De Tuindersgeschiedenis

Artist

Tejo Philips

Year

2011

Material

keramiek

Partial collection

Intro kunst Wateringse Veld

Artwork Location

Address

Westergosingel, Den Haag

City district

Wateringseveld

GPS data

52.034596802627, 4.2934432224624 View on map

Artwork Description

Text

For the neighbourhood Wateringse Binnentuinen four artists have been invited, all working with ceramics. They have created works of art to beautify the bridges and the pond. Tejo Philips is one of them. He has applied blue and white ceramics to the three bridges leading to the school complex on Laantje van Salland. At first glance, it seems as if he has made cheerful fruit and playful vegetables in blue. But appearances can be deceptive. If you come a little closer, you wonder whether what you see is actually fruit and vegetables.

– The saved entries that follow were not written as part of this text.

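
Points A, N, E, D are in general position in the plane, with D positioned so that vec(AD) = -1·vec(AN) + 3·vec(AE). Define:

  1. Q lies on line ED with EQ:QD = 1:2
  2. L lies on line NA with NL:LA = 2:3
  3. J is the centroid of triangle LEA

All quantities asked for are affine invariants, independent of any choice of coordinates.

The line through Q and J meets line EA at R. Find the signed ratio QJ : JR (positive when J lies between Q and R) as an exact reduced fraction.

QJ:JR = -8/3

Assign A = (0, 0), N = (1, 0), E = (0, 1), D = (-1, 3) — the answer is frame-independent, so this choice is without loss of generality.
1. Q lies on line ED with EQ:QD = 1:2 ⇒ Q = (-1/3, 5/3)
2. L lies on line NA with NL:LA = 2:3 ⇒ L = (3/5, 0)
3. J is the centroid of triangle LEA ⇒ J = (1/5, 1/3)
line QJ meets EA at R = (0, 5/6)
J = Q + t·(R−Q) with t = 8/5, so QJ:JR = 8/5:-3/5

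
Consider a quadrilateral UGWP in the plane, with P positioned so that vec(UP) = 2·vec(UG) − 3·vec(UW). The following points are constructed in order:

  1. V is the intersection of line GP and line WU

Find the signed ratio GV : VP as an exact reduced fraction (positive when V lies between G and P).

Work in coordinates with U = (0, 0), G = (1, 0), W = (0, 1), P = (2, -3).
1. V is the intersection of line GP and line WU ⇒ V = (0, 3)
V = G + t·(P−G) with t = -1, so GV:VP = t:(1−t) = -1:2

GV:VP = -1/2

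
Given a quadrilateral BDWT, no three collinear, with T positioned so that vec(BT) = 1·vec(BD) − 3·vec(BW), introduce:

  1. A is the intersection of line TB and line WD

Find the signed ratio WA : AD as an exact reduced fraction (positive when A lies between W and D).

Work in coordinates with B = (0, 0), D = (1, 0), W = (0, 1), T = (1, -3).
1. A is the intersection of line TB and line WD ⇒ A = (-1/2, 3/2)
A = W + t·(D−W) with t = -1/2, so WA:AD = t:(1−t) = -1/2:3/2

WA:AD = -1/3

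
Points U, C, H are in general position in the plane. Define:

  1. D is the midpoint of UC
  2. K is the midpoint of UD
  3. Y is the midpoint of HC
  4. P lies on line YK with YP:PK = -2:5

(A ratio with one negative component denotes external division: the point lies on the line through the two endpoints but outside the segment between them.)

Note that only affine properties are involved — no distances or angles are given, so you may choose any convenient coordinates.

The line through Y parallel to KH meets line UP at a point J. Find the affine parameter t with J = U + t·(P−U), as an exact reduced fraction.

Work in coordinates with U = (0, 0), C = (1, 0), H = (0, 1).
1. D is the midpoint of UC ⇒ D = (1/2, 0)
2. K is the midpoint of UD ⇒ K = (1/4, 0)
3. Y is the midpoint of HC ⇒ Y = (1/2, 1/2)
4. P lies on line YK with YP:PK = -2:5 ⇒ P = (2/3, 5/6)
through Y parallel to KH: direction (-1/4, 1); meets UP at J = (10/21, 25/42)
J = U + t·(P−U) with t = 5/7

t = 5/7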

That is because Philips has given its tomatoes a lamp holder and its peppers a water sprinkler. Philips does this combining of the organic with the mechanical in all its work, whether it is autonomous or applied as here. In Wateringse Veld, he makes an explicit reference to the past. After all, this land used to be the site of intensive horticulture. The bunches of grapes refer to the Westland grape grown here. In addition to vegetables and fruit, Philips also makes visible the artificial techniques used to grow them. A combination of nature and technology. Philips also brought back the pipes, the boats for transport and the greenhouses themselves. The latter have been applied to the tile tableaux that adorn the seats in the middle of the bridges.
All ceramics are painted in different colours of light blue. With this, the artist naturally makes the connection with the world-famous Delft blue. At the same time, he is also referring to Delfland, the water board that used to cover Wateringen and now Wateringse Veld. That water board has a blue and white logo.

Philips studied ceramics at the Rietveld Academy in Amsterdam. He then completed an internship at Struktuur 68 in The Hague. With a sense of humour and an almost cartoon-like design, he refers to the way nature and technology relate to each other in our world and how we deal with them.